While the city was liquoring itself up with illegal booze, music was needed to accompany the intoxication. Jazz began to develop in the 1920s in New Orleans. Places like Storyville and Desire were soon filled with the sounds of jazz drifting through the humid air. New Orleans' favourite son is great jazz legend Louis Armstrong, whom New Orleanians have honoured with places bearing his name, including Louis Armstrong International Airport. Although jazz clubs are a dime a dozen in the French Quarter, clubs can be found throughout the city.

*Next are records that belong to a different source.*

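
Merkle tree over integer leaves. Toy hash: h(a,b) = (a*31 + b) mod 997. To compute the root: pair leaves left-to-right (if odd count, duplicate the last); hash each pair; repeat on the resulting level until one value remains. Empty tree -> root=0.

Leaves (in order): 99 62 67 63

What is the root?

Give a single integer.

L0: [99, 62, 67, 63]
L1: h(99,62)=(99*31+62)%997=140 h(67,63)=(67*31+63)%997=146 -> [140, 146]
L2: h(140,146)=(140*31+146)%997=498 -> [498]

Answer: 498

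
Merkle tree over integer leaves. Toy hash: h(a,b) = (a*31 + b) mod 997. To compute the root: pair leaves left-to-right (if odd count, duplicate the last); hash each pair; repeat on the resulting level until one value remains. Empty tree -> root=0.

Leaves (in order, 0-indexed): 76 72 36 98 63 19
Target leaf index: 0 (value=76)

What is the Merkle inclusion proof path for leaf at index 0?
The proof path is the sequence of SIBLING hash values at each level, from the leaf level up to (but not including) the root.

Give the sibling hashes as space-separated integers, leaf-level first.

Answer: 72 217 293

Derivation:
L0 (leaves): [76, 72, 36, 98, 63, 19], target index=0
L1: h(76,72)=(76*31+72)%997=434 [pair 0] h(36,98)=(36*31+98)%997=217 [pair 1] h(63,19)=(63*31+19)%997=975 [pair 2] -> [434, 217, 975]
  Sibling for proof at L0: 72
L2: h(434,217)=(434*31+217)%997=710 [pair 0] h(975,975)=(975*31+975)%997=293 [pair 1] -> [710, 293]
  Sibling for proof at L1: 217
L3: h(710,293)=(710*31+293)%997=369 [pair 0] -> [369]
  Sibling for proof at L2: 293
Root: 369
Proof path (sibling hashes from leaf to root): [72, 217, 293]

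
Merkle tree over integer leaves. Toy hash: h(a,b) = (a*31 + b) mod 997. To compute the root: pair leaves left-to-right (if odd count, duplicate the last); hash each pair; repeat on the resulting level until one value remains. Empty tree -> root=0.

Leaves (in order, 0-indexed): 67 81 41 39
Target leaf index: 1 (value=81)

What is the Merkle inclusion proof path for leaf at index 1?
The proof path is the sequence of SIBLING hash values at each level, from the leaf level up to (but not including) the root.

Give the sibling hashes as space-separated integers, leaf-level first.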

New Orleans also became a literary centre, rivaling that of the Parisian scene, hosting writers such as John Steinbeck and Tennessee Williams, among others.

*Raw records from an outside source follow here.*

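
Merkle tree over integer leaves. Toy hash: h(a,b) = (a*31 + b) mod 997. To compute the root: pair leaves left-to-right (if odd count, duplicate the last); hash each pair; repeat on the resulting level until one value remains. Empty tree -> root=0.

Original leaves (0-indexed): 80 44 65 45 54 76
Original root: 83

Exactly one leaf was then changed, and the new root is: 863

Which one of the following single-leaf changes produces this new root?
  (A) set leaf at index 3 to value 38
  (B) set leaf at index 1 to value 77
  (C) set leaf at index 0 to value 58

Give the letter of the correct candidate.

Answer: A

Derivation:
Original leaves: [80, 44, 65, 45, 54, 76]
Target new root: 863
Try each candidate change and compute the resulting root:
Candidate A: set leaf[3] = 38 -> leaves = [80, 44, 65, 38, 54, 76]
  L0: [80, 44, 65, 38, 54, 76]
  L1: h(80,44)=(80*31+44)%997=530 h(65,38)=(65*31+38)%997=59 h(54,76)=(54*31+76)%997=753 -> [530, 59, 753]
  L2: h(530,59)=(530*31+59)%997=537 h(753,753)=(753*31+753)%997=168 -> [537, 168]
  L3: h(537,168)=(537*31+168)%997=863 -> [863]
  root = 863 == target 863  ** MATCH **
Candidate B: set leaf[1] = 77 -> leaves = [80, 77, 65, 45, 54, 76]
  L0: [80, 77, 65, 45, 54, 76]
  L1: h(80,77)=(80*31+77)%997=563 h(65,45)=(65*31+45)%997=66 h(54,76)=(54*31+76)%997=753 -> [563, 66, 753]
  L2: h(563,66)=(563*31+66)%997=570 h(753,753)=(753*31+753)%997=168 -> [570, 168]
  L3: h(570,168)=(570*31+168)%997=889 -> [889]
  root = 889 != target 863
Candidate C: set leaf[0] = 58 -> leaves = [58, 44, 65, 45, 54, 76]
  L0: [58, 44, 65, 45, 54, 76]
  L1: h(58,44)=(58*31+44)%997=845 h(65,45)=(65*31+45)%997=66 h(54,76)=(54*31+76)%997=753 -> [845, 66, 753]
  L2: h(845,66)=(845*31+66)%997=339 h(753,753)=(753*31+753)%997=168 -> [339, 168]
  L3: h(339,168)=(339*31+168)%997=707 -> [707]
  root = 707 != target 863
Candidate A produces the target root.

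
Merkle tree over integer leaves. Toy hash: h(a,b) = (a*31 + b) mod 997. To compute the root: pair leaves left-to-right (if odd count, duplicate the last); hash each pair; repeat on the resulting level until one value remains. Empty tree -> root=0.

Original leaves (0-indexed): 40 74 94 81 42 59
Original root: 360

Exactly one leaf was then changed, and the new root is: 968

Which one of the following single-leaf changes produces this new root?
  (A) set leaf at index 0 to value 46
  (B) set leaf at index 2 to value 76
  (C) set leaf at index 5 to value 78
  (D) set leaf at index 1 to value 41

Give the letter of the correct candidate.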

Also at this time, beyond literary, musical and economic importance, New Orleans was also finding itself to be a major centre of culture in the United States thanks to its annual celebration of Mardi Gras, the day before Ash Wednesday celebrated in Catholic calendars. Despite its Catholic echoes, Mardi Gras's modern incarnation began with the city's elite, who, in 1857, founded the celebration's first krewe, Comus. Today, Mardi Gras has over 30 krewe parades marching during the carnival season
WWII and Beyond
During the Second World War, New Orleans' ports found themselves building warships rather than barges. The Avondale shipyards built the PT landing boats used so successfully at Normandy on 6 June, 1944. From a high tide in the 1940s and 1950s, New Orleans began a steady decline beginning in the 1960s. Traditional cash crops arriving from South America and the Caribbean, especially coffee, that would fill the warehouses and wharves were instead being delivered to Miami, Charleston and other ports. The port is still one of the world's largest and still one of the United States' most valuable entry points for imports, ranking number one in tonnage handled. From its ports, New Orleans exports oil, food, cotton, paper, machinery and steel.
The oil boom, which seemed to be the savior for New Orleans' new fiscal woes, went bust in the late 1970s and early 1980s. Much of the investment culled from that industry had been lost to New Orleans' and Louisiana's colourful political machine or outright poorly invested. Much of the city's shipyards, once busy, lay dormant waiting for contract work. Crime rates skyrocketed, among the citizenship, the police force, and the mayor's office. A movement began in 1991 to change the state license plate motto from 'Sportsman's Paradise' to 'Third World and Proud of It!' At one time, New Orleans was the murder capital of the world.
Although the tourism industry has become a mainstay of New Orleanian economics thanks to Mardi Gras, sporting events and New Orleans' laissez-faire alcohol-drenched, food-smothered and jazz-omnipresent atmosphere, New Orleans suffers from a structural unemployment rate of 28%. Its largest private employer is Tulane University. In 1960, the population of New Orleans was 625,000. By 2000, the population had dropped to 460,000. Its future, threatened by economic decline as well as a real environmental threat of destruction by flooding and hurricane, is uncertain.